Order aggregation: multibook except close explained
Author: Alexey Kutsenko
Order aggregation is a critical process for any broker looking to provide fast, reliable, and profitable service to their clients.
Efficient order aggregation means giving traders the best pricing possible in a given situation. And when time is money, and nobody wants to wait, being able to execute orders with more gain for traders than other brokers can offer becomes a very critical matter.
Tools for Brokers is constantly working on perfecting all aspects of its Trade Processor liquidity bridge, including the order aggregation system. At the moment, the solution offers six aggregation methods:
- Single book
- Multibook except close
- Net except close
- Multibook proportional
- Multibook proportional except close
Why does the Trade Processor have so many options?
The answer is simple: best pricing is subjective. It means different things in different situations, plus it can be reached using various methods. In order to cater to as many scenarios and brokers as possible, Trade Processor includes six options that every broker can choose from.
Multibook except close aggregation
This aggregation method addresses:
- Manual consolidations at the end of the day.
- Open order risks associated with added swaps and out-of-control spreads.
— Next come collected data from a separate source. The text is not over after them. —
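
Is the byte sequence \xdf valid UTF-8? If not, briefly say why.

Leading byte 0xDF = 11011111 → 2-byte form, but only 1 byte is present.

invalid (sequence truncated)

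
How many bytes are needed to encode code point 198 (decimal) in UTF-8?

U+00C6 = 0xC6. UTF-8 uses 1 byte below 0x80, 2 below 0x800, 3 below 0x10000, 4 up to 0x10FFFF. 0xC6 is in U+0080–U+07FF → 2 bytes.

2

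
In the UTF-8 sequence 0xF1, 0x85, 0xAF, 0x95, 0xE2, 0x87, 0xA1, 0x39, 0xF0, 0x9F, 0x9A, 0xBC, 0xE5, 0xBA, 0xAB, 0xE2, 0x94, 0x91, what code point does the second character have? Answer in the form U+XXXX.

Offset 0: leading byte 0xF1 = 11110001 → 4-byte char #1 = F1 85 AF 95.
Offset 4: leading byte 0xE2 = 11100010 → 3-byte char #2 = E2 87 A1.
Leading byte 0xE2 = 11100010 matches 1110xxxx → 3-byte sequence.
Byte 1: 0xE2 = 11100010, payload 0010 (4 bits).
Byte 2: 0x87 = 10000111 (10xxxxxx ✓), payload 000111.
Byte 3: 0xA1 = 10100001 (10xxxxxx ✓), payload 100001.
Concatenate: 0010000111100001 = 0x21E1 (16 bits → U+21E1).

U+21E1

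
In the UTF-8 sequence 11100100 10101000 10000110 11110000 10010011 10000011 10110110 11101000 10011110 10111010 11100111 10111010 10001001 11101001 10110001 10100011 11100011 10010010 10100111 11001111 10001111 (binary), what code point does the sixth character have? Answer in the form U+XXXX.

U+34A7

Offset 0: leading byte 0xE4 = 11100100 → 3-byte char #1 = E4 A8 86.
Offset 3: leading byte 0xF0 = 11110000 → 4-byte char #2 = F0 93 83 B6.
Offset 7: leading byte 0xE8 = 11101000 → 3-byte char #3 = E8 9E BA.
Offset 10: leading byte 0xE7 = 11100111 → 3-byte char #4 = E7 BA 89.
Offset 13: leading byte 0xE9 = 11101001 → 3-byte char #5 = E9 B1 A3.
Offset 16: leading byte 0xE3 = 11100011 → 3-byte char #6 = E3 92 A7.
Leading byte 0xE3 = 11100011 matches 1110xxxx → 3-byte sequence.
Byte 1: 0xE3 = 11100011, payload 0011 (4 bits).
Byte 2: 0x92 = 10010010 (10xxxxxx ✓), payload 010010.
Byte 3: 0xA7 = 10100111 (10xxxxxx ✓), payload 100111.
Concatenate: 0011010010100111 = 0x34A7 (16 bits → U+34A7).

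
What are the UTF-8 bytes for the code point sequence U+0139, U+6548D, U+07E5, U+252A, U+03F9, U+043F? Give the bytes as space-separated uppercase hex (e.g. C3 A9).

C4 B9 F1 A5 92 8D DF A5 E2 94 AA CF B9 D0 BF

U+0139: 2-byte form → C4 B9.
U+6548D: 4-byte form → F1 A5 92 8D.
U+07E5: 2-byte form → DF A5.
U+252A: 3-byte form → E2 94 AA.
U+03F9: 2-byte form → CF B9.
U+043F: 2-byte form → D0 BF.
Concatenated (15 bytes): C4 B9 F1 A5 92 8D DF A5 E2 94 AA CF B9 D0 BF.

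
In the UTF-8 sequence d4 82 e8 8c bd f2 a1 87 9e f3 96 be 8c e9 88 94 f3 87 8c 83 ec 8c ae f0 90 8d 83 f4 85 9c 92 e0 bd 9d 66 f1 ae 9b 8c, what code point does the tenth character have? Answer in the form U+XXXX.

U+0F5D

Offset 0: leading byte 0xD4 = 11010100 → 2-byte char #1 = D4 82.
Offset 2: leading byte 0xE8 = 11101000 → 3-byte char #2 = E8 8C BD.
Offset 5: leading byte 0xF2 = 11110010 → 4-byte char #3 = F2 A1 87 9E.
Offset 9: leading byte 0xF3 = 11110011 → 4-byte char #4 = F3 96 BE 8C.
Offset 13: leading byte 0xE9 = 11101001 → 3-byte char #5 = E9 88 94.
Offset 16: leading byte 0xF3 = 11110011 → 4-byte char #6 = F3 87 8C 83.
Offset 20: leading byte 0xEC = 11101100 → 3-byte char #7 = EC 8C AE.
Offset 23: leading byte 0xF0 = 11110000 → 4-byte char #8 = F0 90 8D 83.
Offset 27: leading byte 0xF4 = 11110100 → 4-byte char #9 = F4 85 9C 92.
Offset 31: leading byte 0xE0 = 11100000 → 3-byte char #10 = E0 BD 9D.
Leading byte 0xE0 = 11100000 matches 1110xxxx → 3-byte sequence.
Byte 1: 0xE0 = 11100000, payload 0000 (4 bits).
Byte 2: 0xBD = 10111101 (10xxxxxx ✓), payload 111101.
Byte 3: 0x9D = 10011101 (10xxxxxx ✓), payload 011101.
Concatenate: 0000111101011101 = 0xF5D (16 bits → U+0F5D).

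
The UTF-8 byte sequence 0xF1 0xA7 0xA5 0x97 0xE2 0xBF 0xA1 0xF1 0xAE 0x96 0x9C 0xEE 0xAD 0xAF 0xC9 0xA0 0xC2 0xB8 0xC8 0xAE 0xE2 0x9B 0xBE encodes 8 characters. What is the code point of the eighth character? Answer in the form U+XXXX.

U+26FE

Offset 0: leading byte 0xF1 = 11110001 → 4-byte char #1 = F1 A7 A5 97.
Offset 4: leading byte 0xE2 = 11100010 → 3-byte char #2 = E2 BF A1.
Offset 7: leading byte 0xF1 = 11110001 → 4-byte char #3 = F1 AE 96 9C.
Offset 11: leading byte 0xEE = 11101110 → 3-byte char #4 = EE AD AF.
Offset 14: leading byte 0xC9 = 11001001 → 2-byte char #5 = C9 A0.
Offset 16: leading byte 0xC2 = 11000010 → 2-byte char #6 = C2 B8.
Offset 18: leading byte 0xC8 = 11001000 → 2-byte char #7 = C8 AE.
Offset 20: leading byte 0xE2 = 11100010 → 3-byte char #8 = E2 9B BE.
Leading byte 0xE2 = 11100010 matches 1110xxxx → 3-byte sequence.
Byte 1: 0xE2 = 11100010, payload 0010 (4 bits).
Byte 2: 0x9B = 10011011 (10xxxxxx ✓), payload 011011.
Byte 3: 0xBE = 10111110 (10xxxxxx ✓), payload 111110.
Concatenate: 0010011011111110 = 0x26FE (16 bits → U+26FE).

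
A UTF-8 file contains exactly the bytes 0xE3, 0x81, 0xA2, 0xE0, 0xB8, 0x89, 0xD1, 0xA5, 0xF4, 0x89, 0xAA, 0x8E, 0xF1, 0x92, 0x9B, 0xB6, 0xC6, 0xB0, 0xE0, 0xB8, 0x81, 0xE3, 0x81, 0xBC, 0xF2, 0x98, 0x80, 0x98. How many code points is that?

Byte at offset 0: 0xE3 = 11100011 → 3-byte char (#1). Advance 3.
Byte at offset 3: 0xE0 = 11100000 → 3-byte char (#2). Advance 3.
Byte at offset 6: 0xD1 = 11010001 → 2-byte char (#3). Advance 2.
Byte at offset 8: 0xF4 = 11110100 → 4-byte char (#4). Advance 4.
Byte at offset 12: 0xF1 = 11110001 → 4-byte char (#5). Advance 4.
Byte at offset 16: 0xC6 = 11000110 → 2-byte char (#6). Advance 2.
Byte at offset 18: 0xE0 = 11100000 → 3-byte char (#7). Advance 3.
Byte at offset 21: 0xE3 = 11100011 → 3-byte char (#8). Advance 3.
Byte at offset 24: 0xF2 = 11110010 → 4-byte char (#9). Advance 4.
Reached end at offset 28 after 9 code points.

9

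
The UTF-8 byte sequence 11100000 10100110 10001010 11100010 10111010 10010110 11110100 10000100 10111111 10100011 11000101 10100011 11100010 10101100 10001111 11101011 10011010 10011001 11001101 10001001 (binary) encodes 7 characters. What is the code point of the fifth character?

U+2B0F

Offset 0: leading byte 0xE0 = 11100000 → 3-byte char #1 = E0 A6 8A.
Offset 3: leading byte 0xE2 = 11100010 → 3-byte char #2 = E2 BA 96.
Offset 6: leading byte 0xF4 = 11110100 → 4-byte char #3 = F4 84 BF A3.
Offset 10: leading byte 0xC5 = 11000101 → 2-byte char #4 = C5 A3.
Offset 12: leading byte 0xE2 = 11100010 → 3-byte char #5 = E2 AC 8F.
Leading byte 0xE2 = 11100010 matches 1110xxxx → 3-byte sequence.
Byte 1: 0xE2 = 11100010, payload 0010 (4 bits).
Byte 2: 0xAC = 10101100 (10xxxxxx ✓), payload 101100.
Byte 3: 0x8F = 10001111 (10xxxxxx ✓), payload 001111.
Concatenate: 0010101100001111 = 0x2B0F (16 bits → U+2B0F).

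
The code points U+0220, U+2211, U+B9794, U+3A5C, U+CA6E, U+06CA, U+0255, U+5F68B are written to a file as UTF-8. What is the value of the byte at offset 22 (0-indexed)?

0x8B

U+0220 → 2-byte form C8 A0 at offsets 0–1.
U+2211 → 3-byte form E2 88 91 at offsets 2–4.
U+B9794 → 4-byte form F2 B9 9E 94 at offsets 5–8.
U+3A5C → 3-byte form E3 A9 9C at offsets 9–11.
U+CA6E → 3-byte form EC A9 AE at offsets 12–14.
U+06CA → 2-byte form DB 8A at offsets 15–16.
U+0255 → 2-byte form C9 95 at offsets 17–18.
U+5F68B → 4-byte form F1 9F 9A 8B at offsets 19–22.
Offset 22 falls in char 8's range; it's byte 4 of F1 9F 9A 8B = 0x8B.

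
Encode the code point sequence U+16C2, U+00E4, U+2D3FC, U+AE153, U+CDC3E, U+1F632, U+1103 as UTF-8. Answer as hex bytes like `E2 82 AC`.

U+16C2: 3-byte form → E1 9B 82.
U+00E4: 2-byte form → C3 A4.
U+2D3FC: 4-byte form → F0 AD 8F BC.
U+AE153: 4-byte form → F2 AE 85 93.
U+CDC3E: 4-byte form → F3 8D B0 BE.
U+1F632: 4-byte form → F0 9F 98 B2.
U+1103: 3-byte form → E1 84 83.
Concatenated (24 bytes): E1 9B 82 C3 A4 F0 AD 8F BC F2 AE 85 93 F3 8D B0 BE F0 9F 98 B2 E1 84 83.

E1 9B 82 C3 A4 F0 AD 8F BC F2 AE 85 93 F3 8D B0 BE F0 9F 98 B2 E1 84 83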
How does the multibook except close work? The bridge tracks all order-related details such as who opened the order and where it was opened. It then executes the order with the same liquidity provider (LP) where the order was initially placed. It means that everything is automatically consolidated, and brokers can save themselves a couple of hours of daily repetitive work. Besides that, the Trade Processor tracks all open orders and ensures the swaps and spreads do not consume the multibook profit.